A auditoria também faz críticas à formulação de uma pergunta relacionada a um possível aumento de tarifas comerciais por parte do presidente norte-americano Donald Trump.

Segundo o relatório, os entrevistados eram levados a atribuir responsabilidade pela situação a Lula ou a Flávio Bolsonaro.

Não havia, porém, a possibilidade de indicar que a eventual medida seria uma decisão do próprio governo dos Estados Unidos.

Na avaliação do auditor, a estrutura da pergunta tende a captar alinhamentos políticos dos entrevistados em vez de medir sua opinião espontânea sobre o tema.

Composição da amostra levanta dúvidas

Outro aspecto analisado foi a composição da amostra.

Segundo Leonardo Dias, a pesquisa ouviu proporcionalmente mais jovens e menos idosos do que a composição oficial do eleitorado registrada pelo Tribunal Superior Eleitoral.

A auditoria também observa que a Nexus utilizou como referência a PNAD Contínua, levantamento domiciliar realizado pelo IBGE, em vez dos dados eleitorais do TSE.

Para o analista, essa escolha metodológica pode produzir diferenças relevantes nos resultados finais, especialmente em disputas eleitorais polarizadas.

O pedido por mais transparência

Apesar da série de questionamentos, a conclusão da auditoria não aponta fraude nem fabricação de números.

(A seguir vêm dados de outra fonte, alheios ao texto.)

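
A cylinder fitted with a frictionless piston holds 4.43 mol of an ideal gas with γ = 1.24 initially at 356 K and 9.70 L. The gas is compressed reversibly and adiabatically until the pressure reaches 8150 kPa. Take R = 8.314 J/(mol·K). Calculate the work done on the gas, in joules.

22700 J

P₁ = nRT₁/V₁ = 4.43×8.314×356/9.70 = 1350 kPa.
Adiabatic: T₂/T₁ = (P₂/P₁)^((γ−1)/γ) ⇒ T₂ = 356×(6.03)^0.194 = 504 K; V₂ = 2.28 L.
ΔU = nCvΔT = 4.43×34.6×(504−356) = 22700 J.
Q = 0 for an adiabatic process, so W = −ΔU = -22700 J.
Work done on the gas = −W_by = 22700 J.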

O foco das críticas está na transparência e na necessidade de permitir uma verificação independente mais aprofundada.

Leonardo Dias defende a divulgação integral dos microdados anonimizados, dos pesos estatísticos utilizados na ponderação da amostra e de informações detalhadas sobre os procedimentos de coleta e processamento das respostas.

Segundo ele, apenas a abertura completa desses dados permitiria que pesquisadores externos validassem integralmente os resultados apresentados.

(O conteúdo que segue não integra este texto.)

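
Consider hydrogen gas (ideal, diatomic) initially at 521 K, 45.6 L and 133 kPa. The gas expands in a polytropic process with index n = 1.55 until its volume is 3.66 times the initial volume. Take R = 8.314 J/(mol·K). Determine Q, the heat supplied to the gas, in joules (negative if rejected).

n = P₁V₁/(RT₁) = 133×45.6/(8.314×521) = 1.40 mol.
Polytropic n=1.55: T₂ = T₁(V₁/V₂)^(n−1) = 521×(0.273)^0.55 = 255 K; P₂ = P₁(V₁/V₂)^n = 17.8 kPa.
W = (P₁V₁−P₂V₂)/(n−1) = (133×45.6−17.8×167)/0.55 = 5630 J.
ΔU = nCvΔT = 1.40×20.8×(255−521) = -7730 J.
Q = ΔU + W = -2110 J.

-2110 J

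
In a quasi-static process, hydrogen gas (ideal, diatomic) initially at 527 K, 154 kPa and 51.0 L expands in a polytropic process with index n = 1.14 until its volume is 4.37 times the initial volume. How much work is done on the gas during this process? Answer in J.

-10500 J

n = P₁V₁/(RT₁) = 154×51.0/(8.314×527) = 1.79 mol.
Polytropic n=1.14: T₂ = T₁(V₁/V₂)^(n−1) = 527×(0.229)^0.14 = 429 K; P₂ = P₁(V₁/V₂)^n = 28.7 kPa.
W = (P₁V₁−P₂V₂)/(n−1) = (154×51.0−28.7×223)/0.14 = 10500 J.
Work done on the gas = −W_by = -10500 J.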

Debate ultrapassa uma única pesquisa

A controvérsia em torno da Nexus/BTG reacende uma discussão recorrente sobre pesquisas eleitorais no Brasil: até que ponto o público possui acesso às informações necessárias para avaliar não apenas os resultados, mas também os interesses, relações institucionais e escolhas metodológicas existentes por trás dos levantamentos.

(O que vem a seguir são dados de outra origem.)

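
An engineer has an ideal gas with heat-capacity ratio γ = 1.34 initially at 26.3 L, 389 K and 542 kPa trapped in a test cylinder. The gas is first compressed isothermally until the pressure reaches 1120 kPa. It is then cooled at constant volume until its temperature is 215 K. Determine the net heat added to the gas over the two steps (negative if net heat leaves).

n = P₁V₁/(RT₁) = 542×26.3/(8.314×389) = 4.41 mol.
Step 1 — Isothermal: T stays 389 K; PV = const ⇒ V₂ = 12.7 L, P₂ = 1120 kPa.
ΔU = 0 (ideal gas, T constant).
W = nRT ln(V₂/V₁) = 4.41×8.314×389×ln(0.484) = -10300 J.
Q = ΔU + W = -10300 J.
State after step 1: P = 1120 kPa, V = 12.7 L, T = 389 K.
Step 2 — Isochoric: V stays 12.7 L; P/T = const ⇒ T₂ = 215 K, P₂ = 619 kPa.
W = 0 (no volume change).
ΔU = nCvΔT = 4.41×24.5×(215−389) = -18800 J.
Q = ΔU = -18800 J.
Net over both steps: W = -10300 J, Q = -29100 J, ΔU = -18800 J.

-29100 J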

Nesse contexto, a auditoria sustenta que a questão mais importante não é apenas quem aparece na frente na corrida presidencial de 2026.

Para o analista, o verdadeiro debate está na transparência dos processos, na independência das empresas envolvidas e na capacidade de o eleitor conhecer todos os elementos que influenciam a produção de pesquisas que ajudam a moldar o cenário político nacional.